Thoughts On The “Super Bowl” of Politics

Over the last few days there were some emails traded back and forth internally about the 2008 US Presidential race. We’ve got an international team and some of the folks who do not live in the US, as well as some who have relocated to the US were expressing some level of bewilderment about the way we do things here. The following was my email response, written while watching the Republican Debate and subsequent coverage during my flight from NYC to Seattle (on Jet Blue, love those TVs!):

There is, without a doubt, a political “industrial” complex that feeds this style of our process. The networks could not survive without the advertising revenue created by political advertising. There are thousands of consultants and printers, and media buyers and autocall vendors and pollsters all who have a financial stake in the election being a very very big deal.

Hailu also has a point about the “self importance” factor, but I think if you asked many candidates they would much rather debate and discuss the issues, not things like who shakes who’s hand, or who tears up, or what color tie or suit someone is wearing.

Another thing to remember is that this year is, while not unique, a rare type of election: there is no incumbent and no presumptive nominee like a sitting vice president. Combine that with the front loading of the primary schedule, a strong field of Democrats, a week field of Republicans and no clear front runners after the first four contests (though obviously there are front runners now) and you have what we are now witnessing.

Each election cycle that I have watched has gotten more and more hyped up, but I think that can be attributed in some part to the new technologies (web and blogging etc…), to the decline of quality entertainment, decreasing advertising revenues from traditional businesses due to the proliferation of DVRs as well as declining television viewership in favor of other forms of etnertainment including web based video and gaming.

Basically, the networks (and cable stations to a lesser extent) can’t sell traditional advertising for what they use to be able to, but they know that politicians will pay for it. This is a big money game here, $1 billion will be spent by the nominees between the convention and the election.
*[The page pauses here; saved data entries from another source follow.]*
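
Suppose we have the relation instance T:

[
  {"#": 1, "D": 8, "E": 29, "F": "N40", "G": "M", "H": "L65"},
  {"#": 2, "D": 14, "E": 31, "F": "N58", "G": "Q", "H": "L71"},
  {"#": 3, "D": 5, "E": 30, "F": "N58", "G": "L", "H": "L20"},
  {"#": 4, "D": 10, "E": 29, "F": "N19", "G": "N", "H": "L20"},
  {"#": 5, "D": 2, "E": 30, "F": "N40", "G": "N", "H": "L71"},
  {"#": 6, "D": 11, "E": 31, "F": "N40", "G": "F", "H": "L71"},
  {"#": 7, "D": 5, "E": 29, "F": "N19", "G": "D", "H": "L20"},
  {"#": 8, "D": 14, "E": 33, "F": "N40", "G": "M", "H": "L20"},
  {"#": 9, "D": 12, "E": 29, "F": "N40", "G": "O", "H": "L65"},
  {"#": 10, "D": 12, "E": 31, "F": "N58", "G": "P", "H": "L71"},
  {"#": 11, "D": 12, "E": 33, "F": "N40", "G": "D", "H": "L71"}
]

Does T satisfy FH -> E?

No

(F=N40, H=L65): rows 1, 9 → E = 29, 29 ✓
(F=N58, H=L71): rows 2, 10 → E = 31, 31 ✓
(F=N58, H=L20): row 3 → E = 30 ✓
(F=N19, H=L20): rows 4, 7 → E = 29, 29 ✓
(F=N40, H=L71): rows 5, 6, 11 → E takes values {30, 31, 33} — violation
(F=N40, H=L20): row 8 → E = 33 ✓
Two rows agree on FH but differ on E, so FH -> E does not hold.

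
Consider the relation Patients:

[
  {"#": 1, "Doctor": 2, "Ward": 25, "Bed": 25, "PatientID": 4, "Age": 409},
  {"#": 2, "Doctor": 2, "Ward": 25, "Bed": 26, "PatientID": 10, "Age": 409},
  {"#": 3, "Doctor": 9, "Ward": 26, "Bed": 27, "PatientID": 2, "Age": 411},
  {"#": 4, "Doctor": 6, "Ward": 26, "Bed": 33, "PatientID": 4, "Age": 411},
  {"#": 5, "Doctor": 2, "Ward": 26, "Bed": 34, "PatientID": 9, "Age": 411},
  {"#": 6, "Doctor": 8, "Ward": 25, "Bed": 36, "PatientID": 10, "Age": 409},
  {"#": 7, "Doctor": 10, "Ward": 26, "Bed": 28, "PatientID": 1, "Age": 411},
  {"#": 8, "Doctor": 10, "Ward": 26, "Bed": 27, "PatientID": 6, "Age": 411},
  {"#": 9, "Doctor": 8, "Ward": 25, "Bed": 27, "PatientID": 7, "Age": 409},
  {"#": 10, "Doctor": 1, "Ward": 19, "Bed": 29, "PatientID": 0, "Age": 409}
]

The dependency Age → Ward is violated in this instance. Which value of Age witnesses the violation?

409

Age=409: rows 1, 2, 6, 9, 10 → Ward takes values {25, 19} — violation
Age=411: rows 3, 4, 5, 7, 8 → Ward = 26, 26, 26, 26, 26 ✓
The only Age value with inconsistent Ward is Age=409.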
I think it is safe to say that another billion will be spent between primary spending and 527 and PAC spending.

A Huge chunk of that money will go to television ad buys.

Americans like nothing more than competition and entertainment: turn politics into entertainment, amp up the competition, and people get giddy, it is kind of like a super duper reality TV series, the season of which lasts for about a year (this year longer) and you can watch it any time and on almost any channel, and get the highlights and outtakes on the internet.

It comes with branding and focus group tested names like “Road to the White House” or “You Decide 2008” or whatever other silly names the 24 hour news networks think up to try to differentiate their “coverage” from their competitors. And here is one of the biggest rubs: the media does not really do much “reporting” in the traditional sense (you know where reporters go out, research a story, show both angles etc…) now they observe and provide their opinions, sometimes thinly veiled, other times completely overt. I imagine that we could trace a large part of this to the loss of the fairness doctrine.